Following data collection, the collected data is transmitted back to attacker-controlled infrastructure via structured HTTP POST requests, providing the operators with a detailed profile of the compromised environment before deciding whether to escalate the intrusion. Unsuspecting users were infected when they downloaded and installed trojanized yet legitimately signed installers for DAEMON Tools, which executed malicious code contained within trusted application components without the user knowing it. 

After activation, the implanted payload established persistence mechanisms intended to survive reboots, as well as enabled the installation of a covert backdoor capable of communicating with remote attackers when the system is started. 

The command infrastructure was also capable of dynamically delivering additional malware stages based on the victim’s profile and operational significance. It is generally considered to have functioned as a reconnaissance-oriented information stealer tasked with gathering system identifiers, including hostnames, MAC addresses, running processes, installed applications, and locale configurations, before transmitting the harvested telemetry to the operators for the purpose of assessing the environment and prioritizing victims. 

The first-stage profiling phase of the investigation resulted in an evaluation of selected systems for further compromise. Using a lightweight backdoor that is capable of executing arbitrary commands, downloading files, and running malicious code directly in memory, selected systems were escalated to a second-stage compromise.

The attack on a Russian educational institution was escalated by the attackers by using QUIC RAT, a remote access malware strain capable of supporting a variety of communication protocols, as well as injecting malicious code into legitimate processes so that they could operate stealthily after the compromise. 

Despite utilizing software distributed through official channels, the DAEMON Tools breach remained undetected for nearly a month as a highly coordinated and technically mature supply-chain intrusion. An investigation into DAEMON Tools installations conducted on or after April 8 was advised to conduct extensive threat-hunting operations to monitor for abnormal system behavior and unauthorized network activity related to the compromise period. 

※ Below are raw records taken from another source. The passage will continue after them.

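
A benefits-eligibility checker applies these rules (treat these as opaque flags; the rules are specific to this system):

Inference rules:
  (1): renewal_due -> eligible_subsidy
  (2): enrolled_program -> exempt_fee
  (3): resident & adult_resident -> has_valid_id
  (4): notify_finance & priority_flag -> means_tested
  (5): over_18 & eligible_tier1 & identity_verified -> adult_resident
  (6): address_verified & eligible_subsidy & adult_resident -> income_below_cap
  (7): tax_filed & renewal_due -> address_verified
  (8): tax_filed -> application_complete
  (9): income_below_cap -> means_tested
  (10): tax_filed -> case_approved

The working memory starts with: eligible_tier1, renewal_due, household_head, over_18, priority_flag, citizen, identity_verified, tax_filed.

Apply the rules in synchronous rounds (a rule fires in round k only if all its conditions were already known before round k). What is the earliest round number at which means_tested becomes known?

3

Round 1 fires (1), (5), (7), (8), (10), giving eligible_subsidy, adult_resident, address_verified, application_complete, case_approved.
Round 2 fires (6), giving income_below_cap.
Round 3 fires (9), giving means_tested.
means_tested first appears in round 3.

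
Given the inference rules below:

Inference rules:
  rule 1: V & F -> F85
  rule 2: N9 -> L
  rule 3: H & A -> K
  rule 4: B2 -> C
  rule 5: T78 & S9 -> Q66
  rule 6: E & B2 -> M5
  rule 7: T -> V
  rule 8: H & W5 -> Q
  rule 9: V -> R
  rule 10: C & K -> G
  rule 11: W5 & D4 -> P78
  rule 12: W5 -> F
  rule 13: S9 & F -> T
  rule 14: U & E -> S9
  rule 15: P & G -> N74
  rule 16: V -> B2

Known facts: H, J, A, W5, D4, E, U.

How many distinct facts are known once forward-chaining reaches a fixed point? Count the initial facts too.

Round 1 fires rule 3, rule 8, rule 11, rule 12, rule 14, giving K, Q, P78, F, S9.
Round 2 fires rule 13, giving T.
Round 3 fires rule 7, giving V.
Round 4 fires rule 1, rule 9, rule 16, giving F85, R, B2.
Round 5 fires rule 4, rule 6, giving C, M5.
Round 6 fires rule 10, giving G.
Closure: {A, B2, C, D4, E, F, F85, G, H, J, K, M5, P78, Q, R, S9, T, U, V, W5} — 20 facts.

20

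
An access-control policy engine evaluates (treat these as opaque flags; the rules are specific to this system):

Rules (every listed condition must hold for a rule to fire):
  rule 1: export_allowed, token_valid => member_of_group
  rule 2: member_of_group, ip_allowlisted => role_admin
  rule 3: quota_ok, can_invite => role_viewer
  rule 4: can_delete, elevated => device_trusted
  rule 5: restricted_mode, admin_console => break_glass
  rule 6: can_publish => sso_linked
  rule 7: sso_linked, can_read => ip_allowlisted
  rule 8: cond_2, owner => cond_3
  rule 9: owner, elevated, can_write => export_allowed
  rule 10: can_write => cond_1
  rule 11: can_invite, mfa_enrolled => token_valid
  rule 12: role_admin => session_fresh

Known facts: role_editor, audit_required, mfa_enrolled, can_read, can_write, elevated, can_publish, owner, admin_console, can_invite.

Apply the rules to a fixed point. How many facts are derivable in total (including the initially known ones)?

Round 1: rule 6 [can_publish => sso_linked]; rule 9 [owner, elevated, can_write => export_allowed]; rule 10 [can_write => cond_1]; rule 11 [can_invite, mfa_enrolled => token_valid]. Adds sso_linked, export_allowed, cond_1, token_valid.
Round 2: rule 1 [export_allowed, token_valid => member_of_group]; rule 7 [sso_linked, can_read => ip_allowlisted]. Adds member_of_group, ip_allowlisted.
Round 3: rule 2 [member_of_group, ip_allowlisted => role_admin]. Adds role_admin.
Round 4: rule 12 [role_admin => session_fresh]. Adds session_fresh.
Closure: {admin_console, audit_required, can_invite, can_publish, can_read, can_write, cond_1, elevated, export_allowed, ip_allowlisted, member_of_group, mfa_enrolled, owner, role_admin, role_editor, session_fresh, sso_linked, token_valid} — 18 facts.

18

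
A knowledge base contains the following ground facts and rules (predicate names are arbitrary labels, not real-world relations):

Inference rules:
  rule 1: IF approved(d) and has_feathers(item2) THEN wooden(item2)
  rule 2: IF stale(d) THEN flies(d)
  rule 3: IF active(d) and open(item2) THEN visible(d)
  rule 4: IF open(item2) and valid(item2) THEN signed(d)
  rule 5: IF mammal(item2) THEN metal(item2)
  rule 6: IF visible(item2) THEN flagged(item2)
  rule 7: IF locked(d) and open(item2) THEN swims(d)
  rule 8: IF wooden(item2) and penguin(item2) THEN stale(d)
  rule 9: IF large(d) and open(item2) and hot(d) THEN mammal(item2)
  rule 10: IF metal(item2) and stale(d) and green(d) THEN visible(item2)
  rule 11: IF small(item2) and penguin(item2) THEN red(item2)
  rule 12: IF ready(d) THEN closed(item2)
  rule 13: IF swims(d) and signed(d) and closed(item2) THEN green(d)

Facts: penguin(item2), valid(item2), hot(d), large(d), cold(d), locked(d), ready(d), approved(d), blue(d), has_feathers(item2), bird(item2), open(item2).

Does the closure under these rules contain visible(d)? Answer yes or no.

no

Round 1: rule 1 [IF approved(d) and has_feathers(item2) THEN wooden(item2)]; rule 4 [IF open(item2) and valid(item2) THEN signed(d)]; rule 7 [IF locked(d) and open(item2) THEN swims(d)]; rule 9 [IF large(d) and open(item2) and hot(d) THEN mammal(item2)]; rule 12 [IF ready(d) THEN closed(item2)]. Adds wooden(item2), signed(d), swims(d), mammal(item2), closed(item2).
Round 2: rule 5 [IF mammal(item2) THEN metal(item2)]; rule 8 [IF wooden(item2) and penguin(item2) THEN stale(d)]; rule 13 [IF swims(d) and signed(d) and closed(item2) THEN green(d)]. Adds metal(item2), stale(d), green(d).
Round 3: rule 2 [IF stale(d) THEN flies(d)]; rule 10 [IF metal(item2) and stale(d) and green(d) THEN visible(item2)]. Adds flies(d), visible(item2).
Round 4: rule 6 [IF visible(item2) THEN flagged(item2)]. Adds flagged(item2).
Fixed point reached. visible(d) is concluded only by rule 3; rule 3 needs active(d) (never derived).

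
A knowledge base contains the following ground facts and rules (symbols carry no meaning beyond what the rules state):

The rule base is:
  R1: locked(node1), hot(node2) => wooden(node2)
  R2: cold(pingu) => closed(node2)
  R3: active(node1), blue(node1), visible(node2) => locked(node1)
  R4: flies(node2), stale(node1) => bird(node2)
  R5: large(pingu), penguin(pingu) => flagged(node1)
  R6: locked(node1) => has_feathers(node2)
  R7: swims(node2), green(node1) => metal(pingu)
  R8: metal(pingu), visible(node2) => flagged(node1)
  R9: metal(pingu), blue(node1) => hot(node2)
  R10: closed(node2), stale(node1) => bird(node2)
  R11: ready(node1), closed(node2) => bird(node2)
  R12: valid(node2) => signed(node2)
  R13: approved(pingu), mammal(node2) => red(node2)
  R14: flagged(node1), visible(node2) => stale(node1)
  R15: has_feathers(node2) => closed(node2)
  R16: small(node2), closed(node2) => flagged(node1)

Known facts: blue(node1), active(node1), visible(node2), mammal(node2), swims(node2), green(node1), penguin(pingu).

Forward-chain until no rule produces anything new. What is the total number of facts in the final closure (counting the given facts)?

[1] R3 [active(node1), blue(node1), visible(node2) => locked(node1)]; R7 [swims(node2), green(node1) => metal(pingu)]. ⇒ new: locked(node1), metal(pingu).
[2] R6 [locked(node1) => has_feathers(node2)]; R8 [metal(pingu), visible(node2) => flagged(node1)]; R9 [metal(pingu), blue(node1) => hot(node2)]. ⇒ new: has_feathers(node2), flagged(node1), hot(node2).
[3] R1 [locked(node1), hot(node2) => wooden(node2)]; R14 [flagged(node1), visible(node2) => stale(node1)]; R15 [has_feathers(node2) => closed(node2)]. ⇒ new: wooden(node2), stale(node1), closed(node2).
[4] R10 [closed(node2), stale(node1) => bird(node2)]. ⇒ new: bird(node2).
Closure: {active(node1), bird(node2), blue(node1), closed(node2), flagged(node1), green(node1), has_feathers(node2), hot(node2), locked(node1), mammal(node2), metal(pingu), penguin(pingu), stale(node1), swims(node2), visible(node2), wooden(node2)} — 16 facts.

16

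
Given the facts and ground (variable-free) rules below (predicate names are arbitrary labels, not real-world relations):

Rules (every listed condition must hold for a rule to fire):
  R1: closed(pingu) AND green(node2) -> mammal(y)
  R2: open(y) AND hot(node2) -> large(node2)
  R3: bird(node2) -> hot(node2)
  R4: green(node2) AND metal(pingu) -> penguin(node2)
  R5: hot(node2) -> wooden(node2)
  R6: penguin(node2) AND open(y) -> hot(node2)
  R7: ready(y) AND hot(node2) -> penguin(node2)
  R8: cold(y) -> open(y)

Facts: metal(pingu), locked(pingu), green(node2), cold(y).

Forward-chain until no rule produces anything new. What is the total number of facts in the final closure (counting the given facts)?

9

Round 1 fires R4, R8, giving penguin(node2), open(y).
Round 2 fires R6, giving hot(node2).
Round 3 fires R2, R5, giving large(node2), wooden(node2).
Closure: {cold(y), green(node2), hot(node2), large(node2), locked(pingu), metal(pingu), open(y), penguin(node2), wooden(node2)} — 9 facts.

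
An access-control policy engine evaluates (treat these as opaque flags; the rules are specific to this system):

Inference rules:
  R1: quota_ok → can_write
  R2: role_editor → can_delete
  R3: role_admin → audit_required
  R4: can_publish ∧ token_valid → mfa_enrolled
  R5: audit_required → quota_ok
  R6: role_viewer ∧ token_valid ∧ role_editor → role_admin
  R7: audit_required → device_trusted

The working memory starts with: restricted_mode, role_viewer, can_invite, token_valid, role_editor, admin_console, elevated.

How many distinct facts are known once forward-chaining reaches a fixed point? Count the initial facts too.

13

[1] R2 [role_editor → can_delete]; R6 [role_viewer ∧ token_valid ∧ role_editor → role_admin]. ⇒ new: can_delete, role_admin.
[2] R3 [role_admin → audit_required]. ⇒ new: audit_required.
[3] R5 [audit_required → quota_ok]; R7 [audit_required → device_trusted]. ⇒ new: quota_ok, device_trusted.
[4] R1 [quota_ok → can_write]. ⇒ new: can_write.
Closure: {admin_console, audit_required, can_delete, can_invite, can_write, device_trusted, elevated, quota_ok, restricted_mode, role_admin, role_editor, role_viewer, token_valid} — 13 facts.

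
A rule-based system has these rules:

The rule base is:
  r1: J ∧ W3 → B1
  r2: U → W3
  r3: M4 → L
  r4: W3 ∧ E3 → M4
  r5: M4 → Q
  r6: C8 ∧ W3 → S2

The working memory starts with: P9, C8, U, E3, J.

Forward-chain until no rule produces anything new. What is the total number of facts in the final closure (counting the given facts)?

[1] r2 [U → W3]. ⇒ new: W3.
[2] r1 [J ∧ W3 → B1]; r4 [W3 ∧ E3 → M4]; r6 [C8 ∧ W3 → S2]. ⇒ new: B1, M4, S2.
[3] r3 [M4 → L]; r5 [M4 → Q]. ⇒ new: L, Q.
Closure: {B1, C8, E3, J, L, M4, P9, Q, S2, U, W3} — 11 facts.

11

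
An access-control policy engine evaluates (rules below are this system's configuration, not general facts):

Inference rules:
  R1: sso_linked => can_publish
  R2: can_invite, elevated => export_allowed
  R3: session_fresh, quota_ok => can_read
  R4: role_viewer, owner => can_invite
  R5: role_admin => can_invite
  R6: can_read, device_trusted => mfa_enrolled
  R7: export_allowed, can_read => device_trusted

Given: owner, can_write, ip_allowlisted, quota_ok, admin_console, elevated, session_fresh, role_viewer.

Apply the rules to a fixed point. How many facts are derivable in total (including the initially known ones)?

Round 1: R3 [session_fresh, quota_ok => can_read]; R4 [role_viewer, owner => can_invite]. Adds can_read, can_invite.
Round 2: R2 [can_invite, elevated => export_allowed]. Adds export_allowed.
Round 3: R7 [export_allowed, can_read => device_trusted]. Adds device_trusted.
Round 4: R6 [can_read, device_trusted => mfa_enrolled]. Adds mfa_enrolled.
Closure: {admin_console, can_invite, can_read, can_write, device_trusted, elevated, export_allowed, ip_allowlisted, mfa_enrolled, owner, quota_ok, role_viewer, session_fresh} — 13 facts.

13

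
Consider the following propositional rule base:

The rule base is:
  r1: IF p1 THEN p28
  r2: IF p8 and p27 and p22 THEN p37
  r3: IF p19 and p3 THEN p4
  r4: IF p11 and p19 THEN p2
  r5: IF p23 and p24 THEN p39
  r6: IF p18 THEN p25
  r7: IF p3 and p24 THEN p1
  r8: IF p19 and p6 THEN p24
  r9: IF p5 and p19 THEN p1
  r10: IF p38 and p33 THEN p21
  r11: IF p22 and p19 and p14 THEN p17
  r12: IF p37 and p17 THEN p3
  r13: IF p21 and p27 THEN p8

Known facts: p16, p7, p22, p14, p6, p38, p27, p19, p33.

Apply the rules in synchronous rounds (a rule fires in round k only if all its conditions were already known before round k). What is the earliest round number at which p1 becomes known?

5

Round 1: r8 [IF p19 and p6 THEN p24]; r10 [IF p38 and p33 THEN p21]; r11 [IF p22 and p19 and p14 THEN p17]. Adds p24, p21, p17.
Round 2: r13 [IF p21 and p27 THEN p8]. Adds p8.
Round 3: r2 [IF p8 and p27 and p22 THEN p37]. Adds p37.
Round 4: r12 [IF p37 and p17 THEN p3]. Adds p3.
Round 5: r3 [IF p19 and p3 THEN p4]; r7 [IF p3 and p24 THEN p1]. Adds p4, p1.
p1 first appears in round 5.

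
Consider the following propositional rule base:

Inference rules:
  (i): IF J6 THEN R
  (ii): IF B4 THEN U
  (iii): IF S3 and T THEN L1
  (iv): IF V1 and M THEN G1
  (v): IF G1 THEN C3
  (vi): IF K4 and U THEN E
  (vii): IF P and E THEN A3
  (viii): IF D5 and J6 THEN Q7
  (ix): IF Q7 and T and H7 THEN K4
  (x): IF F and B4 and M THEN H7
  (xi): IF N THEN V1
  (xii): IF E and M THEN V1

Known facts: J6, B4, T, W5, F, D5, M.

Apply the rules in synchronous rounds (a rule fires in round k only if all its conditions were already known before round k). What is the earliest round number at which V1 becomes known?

4

Round 1: (i) [IF J6 THEN R]; (ii) [IF B4 THEN U]; (viii) [IF D5 and J6 THEN Q7]; (x) [IF F and B4 and M THEN H7]. Adds R, U, Q7, H7.
Round 2: (ix) [IF Q7 and T and H7 THEN K4]. Adds K4.
Round 3: (vi) [IF K4 and U THEN E]. Adds E.
Round 4: (xii) [IF E and M THEN V1]. Adds V1.
V1 first appears in round 4.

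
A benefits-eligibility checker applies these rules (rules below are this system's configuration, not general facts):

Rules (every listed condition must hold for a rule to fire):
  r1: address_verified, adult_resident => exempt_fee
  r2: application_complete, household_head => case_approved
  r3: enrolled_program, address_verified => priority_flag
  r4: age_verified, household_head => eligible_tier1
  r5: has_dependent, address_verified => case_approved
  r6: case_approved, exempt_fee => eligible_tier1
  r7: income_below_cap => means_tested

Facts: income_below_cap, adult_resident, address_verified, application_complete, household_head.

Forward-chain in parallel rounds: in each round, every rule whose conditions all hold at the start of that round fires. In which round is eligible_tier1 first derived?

2

Round 1 fires r1, r2, r7, giving exempt_fee, case_approved, means_tested.
Round 2 fires r6, giving eligible_tier1.
eligible_tier1 first appears in round 2.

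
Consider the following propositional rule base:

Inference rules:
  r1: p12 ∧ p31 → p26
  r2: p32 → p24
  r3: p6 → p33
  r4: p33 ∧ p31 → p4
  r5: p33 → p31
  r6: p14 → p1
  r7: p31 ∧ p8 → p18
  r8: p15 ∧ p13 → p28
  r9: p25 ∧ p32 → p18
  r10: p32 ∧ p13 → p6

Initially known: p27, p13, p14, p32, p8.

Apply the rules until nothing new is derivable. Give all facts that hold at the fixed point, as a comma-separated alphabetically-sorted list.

p1, p13, p14, p18, p24, p27, p31, p32, p33, p4, p6, p8

[1] r2 [p32 → p24]; r6 [p14 → p1]; r10 [p32 ∧ p13 → p6]. ⇒ new: p24, p1, p6.
[2] r3 [p6 → p33]. ⇒ new: p33.
[3] r5 [p33 → p31]. ⇒ new: p31.
[4] r4 [p33 ∧ p31 → p4]; r7 [p31 ∧ p8 → p18]. ⇒ new: p4, p18.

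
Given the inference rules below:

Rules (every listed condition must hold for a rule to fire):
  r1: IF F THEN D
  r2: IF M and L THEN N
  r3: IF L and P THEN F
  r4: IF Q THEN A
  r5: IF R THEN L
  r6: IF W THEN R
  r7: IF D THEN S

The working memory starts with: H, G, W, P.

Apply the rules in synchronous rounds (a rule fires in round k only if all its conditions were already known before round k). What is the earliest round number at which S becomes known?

5

Round 1 fires r6, giving R.
Round 2 fires r5, giving L.
Round 3 fires r3, giving F.
Round 4 fires r1, giving D.
Round 5 fires r7, giving S.
S first appears in round 5.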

Researchers have avoided formally identifying the threat actor behind the campaign, but linguistic artifacts embedded within its first stage strongly suggest that Chinese-speaking operators were responsible. Following earlier compromises involving eScan, Notepad++, and CPU-Z, the incident also illustrates the rising trend of software supply-chain attacks throughout 2026. In parallel with these campaigns, the increasing importance of trusted software ecosystems becoming high-value attack surfaces for sophisticated threat groups continues to be demonstrated, including Trivy, Checkmarx, and Glassworm, which target software repositories, development packages, and browser extensions. 

The DAEMON Tools compromise proves that modern supply-chain attacks are not limited to niche targets or underground software ecosystems, but are increasingly exploiting widely used consumer and enterprise applications. The attackers developed their attack strategy by leveraging trusted software certificates and official distribution channels in order to disguise malicious activity as legitimate software behavior while quietly gaining access to potentially high-value environments across multiple countries. 

Security researchers have concluded that organizations must evolve beyond traditional trust-based security models and embrace continuous monitoring, behavioral detection, and software integrity validation practices that will enable them to identify malicious activity, even within applications that appear legitimate and have been signed. A contemporary supply-chain intrusion illustrates how a single compromised software update can quickly escalate into a global cyber risk with far-reaching operational and national security consequences.